Well, it could have been worse. Strangely I feel almost euphoric now the waiting is over. I have stage one Ductal Invasive cancer, 2 hot spots, and will have an MRI to find if there are any linking nasties. Op target date is 23rd Dec. I'm happy that it's being dealt with and that I just have to follow the plan as it unfolds.
As everyone says, waiting is horrendous. Life is on hold, in fact more than that- my future is out of my control, it is dependant on what some lab technician comes up with. I never felt this scared, vulnerable and powerless in my life. I'm not disrespecting the fears of those going through treatment, but I do feel that with knowledge comes a level of power and control, if that makes sense? To be honest, nothing makes sense at the moment!
So... I gather from this that I should get a yes/no on Tuesday, then follow-up tests if necessary? I don't really care what they have to do, I can deal with that. I just need to know if I'm clear or not. Thanks for your replies x
You are absolutely correct. All units / hospitals are different and each person has different tests which probably sounds silly but it really does depend on what they find.....and i guess what they team have in mond as a treatment plan.... I had a large lump in right breast and they could tell from the ulatrasound it was more than 5cm. That meant that all nodes would be removed so they didn't biopsy my nodes.... neither did they do a ct scan..... Straight to Chemo first then mastectomy then rads.
I know all the tests feel like they are taking a long time but as one post said Cancer (even the most agressive types) doesn't grow in a few weeks so it's best that they have as many facts as possible to help you plan treatment.
Thinking of you all girls. Take Care Gilly x
Sorry to butt in here- I'm confused and hope someone can help? I had biopsies done almost 3 weeks ago, consultant said what she saw on the ultrasound was consistent with cancer, I go back on Tuesday and the letter says it may be necessary to do further "specialist x-rays". Will they wait for these to be analysed before they tell me if I have cancer or is it probable that they will be able to tell me on Tuesday? Or do they get to see what they need on these x-rays straight away? I don't know if I can stand waiting much longer for a diagnosis. 3 weeks has already been too long. It's just that I read the comment about needing CT and biopsy, then a meeting before anything is decided.

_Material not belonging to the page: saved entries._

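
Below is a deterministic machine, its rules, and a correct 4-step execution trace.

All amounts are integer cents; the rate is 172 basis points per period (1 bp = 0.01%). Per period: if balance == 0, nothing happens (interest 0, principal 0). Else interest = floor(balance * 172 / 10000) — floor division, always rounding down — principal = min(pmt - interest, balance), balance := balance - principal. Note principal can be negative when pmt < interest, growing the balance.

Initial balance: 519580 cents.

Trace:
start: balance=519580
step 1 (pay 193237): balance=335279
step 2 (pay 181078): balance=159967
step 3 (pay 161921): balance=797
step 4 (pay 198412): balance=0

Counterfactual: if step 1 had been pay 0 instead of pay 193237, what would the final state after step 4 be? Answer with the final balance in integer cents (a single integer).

(re-executing from step 1 with the substitution; state before step 1: balance=519580)
step 1 (pay 0): balance=528516
step 2 (pay 181078): balance=356528
step 3 (pay 161921): balance=200739
step 4 (pay 198412): balance=5779

5779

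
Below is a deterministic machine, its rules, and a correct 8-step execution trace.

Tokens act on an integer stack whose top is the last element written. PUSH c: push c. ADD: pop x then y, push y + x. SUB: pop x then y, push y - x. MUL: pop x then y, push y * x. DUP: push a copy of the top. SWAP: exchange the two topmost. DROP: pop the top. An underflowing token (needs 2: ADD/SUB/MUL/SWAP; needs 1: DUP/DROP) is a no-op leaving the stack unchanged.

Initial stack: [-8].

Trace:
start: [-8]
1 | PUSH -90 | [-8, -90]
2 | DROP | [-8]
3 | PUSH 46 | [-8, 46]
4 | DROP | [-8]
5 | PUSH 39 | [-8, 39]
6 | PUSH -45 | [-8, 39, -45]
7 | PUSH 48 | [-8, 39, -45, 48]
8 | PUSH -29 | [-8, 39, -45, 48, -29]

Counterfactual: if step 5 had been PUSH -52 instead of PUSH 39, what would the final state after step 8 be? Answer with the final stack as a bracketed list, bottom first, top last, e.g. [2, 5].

(re-executing from step 5 with the substitution; state before step 5: [-8])
5 | PUSH -52 | [-8, -52]
6 | PUSH -45 | [-8, -52, -45]
7 | PUSH 48 | [-8, -52, -45, 48]
8 | PUSH -29 | [-8, -52, -45, 48, -29]

[-8, -52, -45, 48, -29]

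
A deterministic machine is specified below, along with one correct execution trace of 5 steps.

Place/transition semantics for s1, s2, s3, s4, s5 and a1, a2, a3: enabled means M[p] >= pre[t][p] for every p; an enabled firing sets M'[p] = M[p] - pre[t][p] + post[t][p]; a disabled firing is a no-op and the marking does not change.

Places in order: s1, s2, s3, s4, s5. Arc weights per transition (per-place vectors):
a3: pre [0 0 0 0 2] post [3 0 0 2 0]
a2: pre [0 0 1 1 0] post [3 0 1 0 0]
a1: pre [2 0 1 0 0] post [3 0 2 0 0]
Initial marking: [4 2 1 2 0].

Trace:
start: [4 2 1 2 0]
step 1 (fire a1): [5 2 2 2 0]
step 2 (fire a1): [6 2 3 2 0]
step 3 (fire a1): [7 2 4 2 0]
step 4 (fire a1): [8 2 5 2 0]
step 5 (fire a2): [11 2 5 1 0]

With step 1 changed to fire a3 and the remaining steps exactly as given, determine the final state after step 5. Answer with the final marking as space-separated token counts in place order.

(re-executing from step 1 with the substitution; state before step 1: [4 2 1 2 0])
step 1 (fire a3): [4 2 1 2 0]
step 2 (fire a1): [5 2 2 2 0]
step 3 (fire a1): [6 2 3 2 0]
step 4 (fire a1): [7 2 4 2 0]
step 5 (fire a2): [10 2 4 1 0]

10 2 4 1 0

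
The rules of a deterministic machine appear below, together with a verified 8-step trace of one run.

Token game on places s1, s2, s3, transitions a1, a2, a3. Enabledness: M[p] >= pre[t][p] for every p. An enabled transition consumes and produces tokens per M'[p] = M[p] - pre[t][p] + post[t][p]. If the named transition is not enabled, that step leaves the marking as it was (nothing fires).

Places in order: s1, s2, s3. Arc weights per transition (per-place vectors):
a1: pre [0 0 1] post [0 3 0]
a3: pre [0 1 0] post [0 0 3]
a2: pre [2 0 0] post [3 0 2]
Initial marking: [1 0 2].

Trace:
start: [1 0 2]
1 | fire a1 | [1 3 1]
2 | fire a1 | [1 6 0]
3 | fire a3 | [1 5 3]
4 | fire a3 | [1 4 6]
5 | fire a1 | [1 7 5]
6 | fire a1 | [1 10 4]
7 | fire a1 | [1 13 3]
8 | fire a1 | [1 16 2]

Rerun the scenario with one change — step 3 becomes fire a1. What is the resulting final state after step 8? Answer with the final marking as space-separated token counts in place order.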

Hi, my surgeon told me that bc seems fast...and feels like its spreading all over you when you're diagnosed, but in the time between your tests and starting treatment it isnt going anywhere. He said they dont grow that fast and to try not to fret too much. even the fast ones.
He didnt have a sense of humour and was very calm. So I was convinced. Still scared witless and wanting to get on with it now.... but convinced.
They test everything to get the best plan for your mum. Then they review it as a group and agree on the best way to kick its butt. (I may have paraphrased a little there..)
Sending you love and hugs for you both. Xxx its not easy waiting, we're here waiting with you.
I'm really sorry to hear about your mum's diagnosis. I know she will be very grateful for your strength to help her through this - I was diagnosed in August and my kids have (just about!) kept me sane.
Please don't worry too much about the CT scan - it doesn't necessarily mean that anything else is wrong and I think they are quite usual when you have been diagnosed. I had a CT and a bone scan the week I was diagnosed as my lymph nodes were affected so they wanted to check it hadn't spread further, and they were both clear and fine.
The waiting really is the worst, so at least it isn't too long until she sees the consultant. I hope everything goes well.